1. Secure: Develops in the presence of attuned, connected, and responsive caregivers.  In childhood, caregivers empowered child to express their desires, emotions, and will.  As a result, the adult thinks positively about themselves and of relationships. There is a comfortability in being interdependent with others. They knows that they’ll be okay when other people aren’t able to meet their needs. Express satisfaction in their relationships.  Communicates their feelings and needs and listens with curiosity to feelings and needs of others.

2. Anxious-Preoccupied (Insecure): Develops in response to inconsistent caregivers. Caregivers were sometimes present, sometimes neglectful.  In adulthood, the person has a negative view of self and a positive view of others.  They want to be as close as possible to others, and they find others don’t want to be as close with them.  Approval seeking as perception of worth comes from the way others treat them.  They may feel an anxiousness that is only soothed by contact with another.  Need to talk and feel heard.

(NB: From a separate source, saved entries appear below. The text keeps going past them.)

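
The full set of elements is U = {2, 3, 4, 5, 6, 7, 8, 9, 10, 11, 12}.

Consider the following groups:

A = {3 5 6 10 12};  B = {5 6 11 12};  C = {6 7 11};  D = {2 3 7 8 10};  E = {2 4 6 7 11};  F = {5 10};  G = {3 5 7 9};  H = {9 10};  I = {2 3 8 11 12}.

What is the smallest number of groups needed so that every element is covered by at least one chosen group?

E and F and H and I together: E ∪ F ∪ H ∪ I = {2, 3, 4, 5, 6, 7, 8, 9, 10, 11, 12} — every element is covered.
No 3 of the 9 groups cover everything (all 84 combinations miss at least one element), so 4 is optimal.

4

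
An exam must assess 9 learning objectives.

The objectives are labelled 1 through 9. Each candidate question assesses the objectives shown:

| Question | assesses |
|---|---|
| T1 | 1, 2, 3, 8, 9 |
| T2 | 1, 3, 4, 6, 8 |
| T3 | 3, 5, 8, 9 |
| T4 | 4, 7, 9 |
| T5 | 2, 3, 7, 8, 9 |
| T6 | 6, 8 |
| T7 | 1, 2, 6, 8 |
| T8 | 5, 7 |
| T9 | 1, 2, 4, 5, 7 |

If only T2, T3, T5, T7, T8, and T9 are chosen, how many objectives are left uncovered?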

3. Dismissive-Avoidant (Avoidant): Develops in the presence of disengaged, distant, or absent caregivers.  Possesses a positive view of self and a negative view of others.  Doesn’t want to feel dependent on others.  Feels comfortable without closeness.  Doesn’t want others to depend on them (“needy”).  Tend to display defensive characteristics.  Withholds feelings and doesn’t communicate openly.

4. Fearful-Avoidant (Disorganized): Develops in the presence of severe trauma.  Has an unstable or fluctuating view of self and others.  Isn’t comfortable getting close with others.  Wants emotional closeness intimacy but doesn’t trust other people.  Doesn’t want to depend on others.  View themselves as unworthy of responsiveness, and don’t trust intentions of others.  Frequently suppresses or denies their feelings.  Uncomfortable expressing affection.  Can appear like all of the attachment styles but more changeable.

When your attachment wounds are activated, you may not be aware of the wound. When the circumstances of our life mirror painful experiences from our past, our inner young one may become emotionally activated. Any time you find yourself thinking other people need to be different so you can feel regulated, this is a time to create a secure connection with your Self. Turn towards yourself and ask, “What do I need from myself right now?”

Self-love, self-honoring, and creating a secure connection with your Self is what heals the attachment wound.



Brennan, B. (1988). Hands of Light: A Guide to Healing Through the Human Energy Field. Bantam.

Heller & LaPierre (2012). Healing Developmental Trauma:  How Early Trauma Affects Self-Regulation, Self-Image, and the Capacity for Relationship.  North Atlanta Books.

Jones, J. & Thompson, E. (2022).  A Subtle Energy Field Guide. Independently Published.

Judith, A. (2004). Eastern Body, Western Mind: Psychology and the Chakra System As a Path to the Self. Clarkson Potter.

Kelly, L. (2015).  Shift into Freedom: The Science and Practice of Open-Hearted Awareness. Sounds True.

Kwiker, H. (2022). Align: Living and Loving from the True Self. Mantra Books, UK. 

Seigal, D. (2022). IntraConnected: MWe (Me + We) as the Integration of Self, Identity, and Belonging. W.W. Norton and Company.